Namun begitu, lanjutnya, dana BSPS ini tidak serta merta diberikan. Karena, dana BSPS ini diberikan dengan tujuan untuk memancing masyarakat atau penerima bantuan untuk mengeluarkan swadayanya dalam mewujudkan rumah layak huni.
Swadaya tersebut berupa simpanan uang atau material. Bahkan, kalau ada dari penerima bantuan yang bekerja sebagai tukang bangunan maka akan lebih baik sekali hasilnya.
"Dana Rp20 juta itu memang jauh dari kata cukup, tapi bagi kami bagaimana dana tersebut dapat mewujudkan rumah layak huni," ujarnya.

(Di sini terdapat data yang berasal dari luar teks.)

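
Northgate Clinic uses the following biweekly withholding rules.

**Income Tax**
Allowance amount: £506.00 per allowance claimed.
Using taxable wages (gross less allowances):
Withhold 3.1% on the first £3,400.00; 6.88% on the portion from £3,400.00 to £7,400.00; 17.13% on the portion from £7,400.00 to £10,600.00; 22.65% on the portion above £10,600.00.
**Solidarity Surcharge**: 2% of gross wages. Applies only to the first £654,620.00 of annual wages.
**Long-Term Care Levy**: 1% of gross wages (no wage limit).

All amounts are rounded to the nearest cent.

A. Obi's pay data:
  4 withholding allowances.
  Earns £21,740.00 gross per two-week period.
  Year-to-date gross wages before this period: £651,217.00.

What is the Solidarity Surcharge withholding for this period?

£68.06

Solidarity Surcharge: cap £654,620.00 − YTD £651,217.00 = £3,403.00 subject; 2% × £3,403.00 = £68.06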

Sementara itu, penerima bantuan BSPS bernama Elsita Pasmayeti yang tinggal di RT02/RE03, Kelurahan Pia Tangah, Kecamatan Pauh, mengaku bersyukur atas bantuan semen yang diberikan PT Semen Padang untuk merehab rumahnya menjadi rumah layak huni.
"Saat ini pengerjaan rehab rumah menjadi layak huni sudah tahap finishing. Nah, hari ini kami tentu sangat senang dan bersyukur sekali, karena juga dibantu semen oleh Semen Padang. Tentunya, semen ini sangat bermanfaat sekali untuk kami," katanya. [*/hdp]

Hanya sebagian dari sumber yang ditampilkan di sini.